I just CANNOT get into the holidays this year. Halloween is our favorite holiday, much to the chagrin of our neighbors. We normally decorate the hell out of our house, pun intended, and have an adult costume party. Halloween came and went and we only managed to get a spider on the roof, string up a few orange lights, and set the little Halloween tree on the table. Disgraceful!
Thanksgiving is usually fueled by my husband's obsession with the perfect turkey recipe. It helps to sort of get me in the mood since I make all the sides and I am amused at his primitive need to play with meat. My 4.5 year old is old enough now to talk about what he is thankful for and to make a beautiful pipecleaner centerpiece. His excitement and sweet answers to what he is thankful for ("I'm thankful that you grew me, mommy." And "My mommy and daddy, the President, those scientists that make the big robots, the police and firemen that save you, Ironman and Captain America.") melted my heart this year.
As with most families, Thanksgiving weekend is followed by dragging out the Christmas tree and decorating the house. Although we are not religious, we still celebrate Christmas. (I think of the tree as a way to honor my ancestry since Germans brought the tradition to this country!) I bought a few supplies to make ornaments with the kids. I could put their pictures in the little plastic balls and helped them stuff tinsel inside and put stickers on the outside. But I had only a small plastic butterfly to put in Ellie's. Her stocking hangs empty next to her siblings, never to be filled or opened. I know that I will watch the children open their gifts in their Christmas PJs and laugh at their excitement. And I know I will have to excuse myself for a few minutes to hide my tears for what will never be.
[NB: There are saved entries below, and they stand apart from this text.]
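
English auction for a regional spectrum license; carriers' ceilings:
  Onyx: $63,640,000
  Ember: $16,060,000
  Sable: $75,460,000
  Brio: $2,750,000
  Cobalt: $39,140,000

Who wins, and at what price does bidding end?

Limits ranked: 75,460,000 (Sable) > 63,640,000 (Onyx) > 39,140,000 (Cobalt) > 16,060,000 (Ember) > 2,750,000 (Brio)
Onyx is the last rival to drop out, at $63,640,000; Sable remains and wins at that price.

Sable wins at $63,640,000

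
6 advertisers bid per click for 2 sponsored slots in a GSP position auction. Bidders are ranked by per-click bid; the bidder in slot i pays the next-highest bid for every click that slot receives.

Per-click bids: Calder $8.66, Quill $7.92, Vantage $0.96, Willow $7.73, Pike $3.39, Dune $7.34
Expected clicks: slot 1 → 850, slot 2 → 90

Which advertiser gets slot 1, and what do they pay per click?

Ranked by bid: $8.66 (Calder) > $7.92 (Quill) > $7.73 (Willow) > …
Slot 1 goes to the first-ranked bidder, Calder, who pays the next bid down: $7.92/click.

Calder; $7.92 per click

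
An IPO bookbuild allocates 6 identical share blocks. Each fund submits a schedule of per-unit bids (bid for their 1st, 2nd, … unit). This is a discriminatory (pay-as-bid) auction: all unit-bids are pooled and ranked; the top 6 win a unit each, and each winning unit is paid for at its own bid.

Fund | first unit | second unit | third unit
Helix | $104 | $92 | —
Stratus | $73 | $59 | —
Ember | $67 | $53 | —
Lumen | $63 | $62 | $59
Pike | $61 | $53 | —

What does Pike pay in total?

Pike pays $0

Pooled unit-bids ranked (top 6): 104 (Helix-1), 92 (Helix-2), 73 (Stratus-1), 67 (Ember-1), 63 (Lumen-1), 62 (Lumen-2)
Next rejected bid: $61 (not a price — pay-as-bid).
Pike wins no units.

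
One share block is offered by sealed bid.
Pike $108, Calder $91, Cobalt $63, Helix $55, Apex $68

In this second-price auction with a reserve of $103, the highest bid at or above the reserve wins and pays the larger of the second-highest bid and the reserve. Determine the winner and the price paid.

Bids ranked: 108 (Pike) > 91 (Calder) > 68 (Apex) > 63 (Cobalt) > 55 (Helix)
Pike has the top bid at or above the reserve ($108).
Second-highest bid $91 is below the reserve $103, so the reserve binds → payment $103.

Pike pays $103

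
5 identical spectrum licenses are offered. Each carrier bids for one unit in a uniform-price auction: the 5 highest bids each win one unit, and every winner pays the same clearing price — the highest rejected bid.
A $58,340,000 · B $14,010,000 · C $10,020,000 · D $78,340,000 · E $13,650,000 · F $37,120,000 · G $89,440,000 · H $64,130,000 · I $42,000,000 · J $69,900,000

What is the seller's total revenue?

Sorting: 89,440,000 (G), 78,340,000 (D), 69,900,000 (J), 64,130,000 (H), 58,340,000 (A), 42,000,000 (I), 37,120,000 (F), …
Top 5: G, D, J, H, A.
First losing bid is I's $42,000,000, which sets the uniform price.
Total revenue = 5 × $42,000,000 = $210,000,000.

Total revenue: $210,000,000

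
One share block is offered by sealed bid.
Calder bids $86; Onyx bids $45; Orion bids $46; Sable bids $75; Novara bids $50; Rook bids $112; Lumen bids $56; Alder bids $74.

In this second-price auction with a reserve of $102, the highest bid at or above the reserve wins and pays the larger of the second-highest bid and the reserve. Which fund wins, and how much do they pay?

Rook pays $102

Second-price auction with a reserve of $102: the highest bid at or above the reserve wins and pays the larger of the second-highest bid and the reserve.
Sorting bids: 112 (Rook) > 86 (Calder) > 75 (Sable) > 74 (Alder) > 56 (Lumen) > 50 (Novara) > …
Highest eligible bid: Rook at $112.
max(second-highest $86, reserve $102) = $102.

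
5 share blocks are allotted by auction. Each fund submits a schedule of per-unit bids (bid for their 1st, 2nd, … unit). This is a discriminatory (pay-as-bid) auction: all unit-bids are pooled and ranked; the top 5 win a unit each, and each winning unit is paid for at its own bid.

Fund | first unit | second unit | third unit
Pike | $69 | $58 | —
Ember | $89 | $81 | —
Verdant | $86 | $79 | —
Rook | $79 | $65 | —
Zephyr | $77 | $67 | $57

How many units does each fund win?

Ember 2, Rook 1, Verdant 2

Merging the schedules and taking the best 5: 89 (Ember-1), 86 (Verdant-1), 81 (Ember-2), 79 (Verdant-2), 79 (Rook-1)
Next rejected bid: $77 (not a price — pay-as-bid).
Allocation: Ember 2, Rook 1, Verdant 2.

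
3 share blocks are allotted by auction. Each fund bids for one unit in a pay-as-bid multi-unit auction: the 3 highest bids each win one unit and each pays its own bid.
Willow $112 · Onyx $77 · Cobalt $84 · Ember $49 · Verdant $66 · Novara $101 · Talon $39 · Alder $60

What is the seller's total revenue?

Total revenue: $297

Sorting: 112 (Willow), 101 (Novara), 84 (Cobalt), 77 (Onyx), 66 (Verdant), …
Top 3: Willow, Novara, Cobalt.
Total revenue = 112 + 101 + 84 = $297.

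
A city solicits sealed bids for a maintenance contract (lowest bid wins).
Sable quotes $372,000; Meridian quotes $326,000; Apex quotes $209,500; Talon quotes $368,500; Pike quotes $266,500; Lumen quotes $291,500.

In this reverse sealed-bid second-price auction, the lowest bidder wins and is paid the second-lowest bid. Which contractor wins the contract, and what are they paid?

Apex is paid $266,500

Sorting bids: 209,500 (Apex) < 266,500 (Pike) < 291,500 (Lumen) < 326,000 (Meridian) < 368,500 (Talon) < 372,000 (Sable)
Apex wins with the lowest bid; price is set by the runner-up at $266,500.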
This is the third holiday season since Ellie's death and the first year we are traveling to see family. The fear that they will not mention her, or worse, make me feel awful for mentioning her or tearing up, makes my stomach hurt. While the grandparents get to see all their living children and grandchildren, I will be expected to be thankful for what I have (which of course I am) and to not "bring the mood down". So, like almost every other day in the year, I will have to stay quiet because conflict on top of grief is no winter wonderland.